Der Einspruch gegen ein Versäumnisurteil ist vielmehr ohne weiteres zu verwerfen, wenn die Partei, die den Einspruch eingelegt hat, in dem auf den Einspruch bestimmten Termin zur mündlichen Verhandlung wiederum nicht erscheint, nicht vertreten ist oder nicht verhandelt (OLG Düsseldorf, MDR 1987, 769; Alternativkommentar-ZPO/Ankermann, § 513 Rdn. 7; Baumbach/Lauterbach/Albers/Hartmann, ZPO, 57. Aufl., § 513 Rdn. 6; MünchKomm-ZPO/Prütting, § 345 Rdn. 9; MünchKomm-ZPO/Rimmelspacher, § 513 Rdn. 18; Musielak/Stadler, ZPO, § 345 Rdn. 4; Musielak/Ball, aaO, § 513 ZPO Rdn. 8; Jauernig, Zivilprozeßrecht, 24. Aufl., § 67 II 3, S. 249; Marcelli, NJW 1981, 2558, 2559; Schreiber, ZZP 105 (1992) 79, 80; Boemke, ZZP 106 (1993) 371, 380; Stahlhacke, Festschrift für Egon Schneider, S. 109, 118 ff).

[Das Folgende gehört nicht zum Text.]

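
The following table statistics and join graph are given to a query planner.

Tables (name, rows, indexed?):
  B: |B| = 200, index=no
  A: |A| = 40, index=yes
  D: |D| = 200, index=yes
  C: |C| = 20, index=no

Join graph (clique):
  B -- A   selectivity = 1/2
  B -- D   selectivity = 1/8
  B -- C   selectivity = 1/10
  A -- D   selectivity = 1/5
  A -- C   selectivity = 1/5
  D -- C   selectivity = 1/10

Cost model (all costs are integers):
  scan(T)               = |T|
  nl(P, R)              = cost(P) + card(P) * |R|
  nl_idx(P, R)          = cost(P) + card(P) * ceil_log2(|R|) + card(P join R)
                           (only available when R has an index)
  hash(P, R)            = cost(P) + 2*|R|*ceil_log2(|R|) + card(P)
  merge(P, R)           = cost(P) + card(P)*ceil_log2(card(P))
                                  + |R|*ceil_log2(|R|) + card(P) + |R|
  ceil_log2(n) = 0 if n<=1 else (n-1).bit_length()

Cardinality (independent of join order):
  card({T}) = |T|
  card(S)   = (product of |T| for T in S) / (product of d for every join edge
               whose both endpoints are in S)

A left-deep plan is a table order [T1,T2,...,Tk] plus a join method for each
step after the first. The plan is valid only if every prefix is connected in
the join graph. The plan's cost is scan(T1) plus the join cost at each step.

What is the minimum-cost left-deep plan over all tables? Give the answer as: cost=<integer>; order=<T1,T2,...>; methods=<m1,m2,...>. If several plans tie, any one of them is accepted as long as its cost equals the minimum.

cost=5300; order=C,D,A,B; methods=nl_idx,hash,hash

Selinger DP (subsets sized 1..n):
  {B}: scan cost=200, card=200
  {A}: scan cost=40, card=40
  {D}: scan cost=200, card=200
  {C}: scan cost=20, card=20
  {AB}: card=4000; try (A,hash)→880, (B,merge)→2120, (A,merge)→2280, (B,hash)→3280, (A,nl_idx)→5400, (B,nl)→8040 …(+1); best=880 via (A,hash)
  {BD}: card=5000; try (D,hash)→3600, (B,hash)→3600, (D,merge)→3800, (B,merge)→3800, (D,nl_idx)→6800, (D,nl)→40200 …(+1); best=3600 via (D,hash)
  {BC}: card=400; try (C,hash)→600, (B,merge)→1940, (C,merge)→2120, (B,hash)→3240, (B,nl)→4020, (C,nl)→4200; best=600 via (C,hash)
  {AD}: card=1600; try (A,hash)→880, (D,nl_idx)→1960, (D,merge)→2120, (A,merge)→2280, (A,nl_idx)→3000, (D,hash)→3280 …(+2); best=880 via (A,hash)
  {AC}: card=160; try (C,hash)→280, (A,nl_idx)→300, (A,merge)→420, (C,merge)→440, (A,hash)→520, (A,nl)→820 …(+1); best=280 via (C,hash)
  {CD}: card=400; try (D,nl_idx)→580, (C,hash)→600, (D,merge)→1940, (C,merge)→2120, (D,hash)→3240, (D,nl)→4020 …(+1); best=580 via (D,nl_idx)
  {ABD}: card=20000; try (B,hash)→5680, (D,hash)→8080, (A,hash)→9080, (B,merge)→21880, (D,nl_idx)→52880, (A,nl_idx)→53600 …(+5); best=5680 via (B,hash)
  {ABC}: card=1600; try (A,hash)→1480, (B,merge)→3520, (B,hash)→3640, (A,nl_idx)→4600, (A,merge)→4880, (C,hash)→5080 …(+4); best=1480 via (A,hash)
  {BCD}: card=1000; try (B,hash)→4180, (D,hash)→4200, (D,nl_idx)→4800, (B,merge)→6380, (D,merge)→6400, (C,hash)→8800 …(+4); best=4180 via (B,hash)
  {ACD}: card=640; try (A,hash)→1460, (D,nl_idx)→2200, (C,hash)→2680, (D,merge)→3520, (A,nl_idx)→3620, (D,hash)→3640 …(+5); best=1460 via (A,hash)
  {ABCD}: card=800; try (B,hash)→5300, (A,hash)→5660, (D,hash)→6280, (B,merge)→10300, (A,nl_idx)→10980, (D,nl_idx)→15080 …(+8); best=5300 via (B,hash)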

Die gegenteilige Auffassung (LAG Hamm, NJW 1981, 887; LAG Frankfurt/Main, NZA 1993, 816; OLG Bremen, OLG-Report 1995, 62; Stein/Jonas/Grunsky, ZPO, 21. Aufl., § 345 Rdn. 7ff; Thomas/Putzo, ZPO, 21. Aufl., § 513 Rdn. 4; Zöller/Herget, ZPO, 21. Aufl., § 345 Rdn. 4; Zöller/Gummer, aaO, § 513 Rdn. 6 a; Rosenberg/Schwab/Gottwald, Zivilprozeßrecht, 15. Aufl., § 107 VI, S. 620; Hoyer, Das technisch zweite Versäumnisurteil, S. 165 ff; Braun, ZZP 93 (1980) 443, 461; Orlich, NJW 1980, 1782, 1783; Vollkommer, ZZP 94 (1981), 91, 94; ders., JZ 1991, 828; Schneider, MDR 1985, 375, 378; Peters, JZ 1986, 859, 860) findet keine Stütze im Gesetz.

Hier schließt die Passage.